A Aiqon, hub de inteligência em cybersecurity, registrou crescimento de 43% em sua operação de distribuição em 2025. Segundo a empresa, o avanço está relacionado à combinação de portfólio inovador, programas de financiamento ao canal e forte investimento em capacitação técnica.
“Essa conquista é fruto da nossa estratégia, unimos um portfólio inovador e com excelente custo benefício a uma oferta de financiamento do canal que acelera a adoção, em todo o ecossistema, de algumas das mais avançadas soluções de Cybersecurity”, explica Thiago Felippe, CEO da Aiqon. “Num mercado sensível a preço como o Brasil, excelência técnica e flexibilidade de pagamento fazem a diferença”.
Canal orientado a Security as a Service
De acordo com a companhia, 80% dos parceiros comercializam Security as a Service em conjunto com as tecnologias distribuídas pela Aiqon. Metade do canal é formada por MSSPs com estrutura técnica e de gestão para ofertar segurança como serviço.
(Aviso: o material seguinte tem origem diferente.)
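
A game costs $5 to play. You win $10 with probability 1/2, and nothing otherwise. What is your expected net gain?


E[gain] = (10-5)×1/2 + (-5)×1/2
= 5/2 - 5/2 = 0

Expected net gain = $0 ≈ $0.00


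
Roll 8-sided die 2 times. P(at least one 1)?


P(no 1)^2 = (7/8)^2 = 49/64
P(≥1) = 1 - 49/64 = 15/64

P = 15/64 ≈ 23.44%


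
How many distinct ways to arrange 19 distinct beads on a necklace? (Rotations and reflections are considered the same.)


Free circular arrangements: rotations and reflections both identified.
(n-1)!/2 = 18!/2 = 6402373705728000/2 = 3201186852864000

3201186852864000


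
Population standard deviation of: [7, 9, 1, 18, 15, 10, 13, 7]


Mean = 80/8 = 10
  (7-10)²=9
  (9-10)²=1
  (1-10)²=81
  (18-10)²=64
  (15-10)²=25
  (10-10)²=0
  (13-10)²=9
  (7-10)²=9
Σ(x-μ)² = 198
σ² = 198/8 = 99/4

σ = √(99/4) ≈ 4.9749


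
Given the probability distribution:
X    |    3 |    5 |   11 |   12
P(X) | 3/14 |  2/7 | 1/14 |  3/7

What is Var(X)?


E[X] = 8
E[X²] = 556/7
Var(X) = E[X²] - (E[X])² = 556/7 - 64 = 108/7

Var(X) = 108/7 ≈ 15.4286


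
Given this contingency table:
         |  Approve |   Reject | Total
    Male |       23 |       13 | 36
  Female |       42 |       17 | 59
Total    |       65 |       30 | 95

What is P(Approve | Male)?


P(Approve | Male) = 23/(23+13) = 23/36

P(Approve|Male) = 23/36 ≈ 63.89%


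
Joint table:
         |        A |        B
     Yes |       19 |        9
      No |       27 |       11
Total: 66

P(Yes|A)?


P(Yes|A) = 19/(19+27) = 19/46

P = 19/46 ≈ 41.30%


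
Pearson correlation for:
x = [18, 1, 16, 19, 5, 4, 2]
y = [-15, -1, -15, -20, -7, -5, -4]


n=7, Σx=65, Σy=-67, Σxy=-954, Σx²=987, Σy²=941
r = (7×(-954) - 65×(-67))/√((7×987 - 65²)(7×941 - (-67)²))
= -2323/√(2684×2098) = -2323/√5631032 ≈ -2323/2372.9796 ≈ -0.9789

r ≈ -0.9789


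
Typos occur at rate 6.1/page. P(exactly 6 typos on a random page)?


Poisson(λ=6.1): P(X=6) = e^(-λ)×λ^k/k!
= e^(-6.1) × 6.1^6 / 6!
≈ 0.002242867719 × 51520.374361 / 720 ≈ 0.160491

P(X=6) ≈ 0.160491 ≈ 16.05%


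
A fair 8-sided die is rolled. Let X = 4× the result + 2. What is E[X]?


E[die] = (1+8)/2 = 9/2
E[X] = 4×9/2 + 2 = 20

E[X] = 20


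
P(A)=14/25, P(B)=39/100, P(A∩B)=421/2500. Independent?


P(A)×P(B) = 273/1250
P(A∩B) = 421/2500
Not equal → NOT independent

No, not independent


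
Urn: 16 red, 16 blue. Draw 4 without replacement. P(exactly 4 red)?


Hypergeometric: C(16,4)×C(16,0)/C(32,4)
= 1820×1/35960 = 91/1798

P(X=4) = 91/1798 ≈ 5.06%


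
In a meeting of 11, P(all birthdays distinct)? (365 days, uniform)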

Os demais atuam em modelo híbrido, combinando venda de licenças com serviços gerenciados.
Para Matheus Nascimento, Diretor de Operações da Aiqon, a inovação constante é um dos diferenciais da empresa. “Pesquisamos sem cessar novos conceitos, vendors e ofertas que vêm ao encontro dos desafios dos CISOs brasileiros. Isso nos permite colocar ao alcance do canal plataformas disruptivas e não tão conhecidas, frequentemente com um custo mais acessível para o mercado. O parceiro Aiqon às vezes é o primeiro a apresentar essas marcas para o cliente, posicionando-se como um trusted advisor que vai além do arroz com feijão do mercado”.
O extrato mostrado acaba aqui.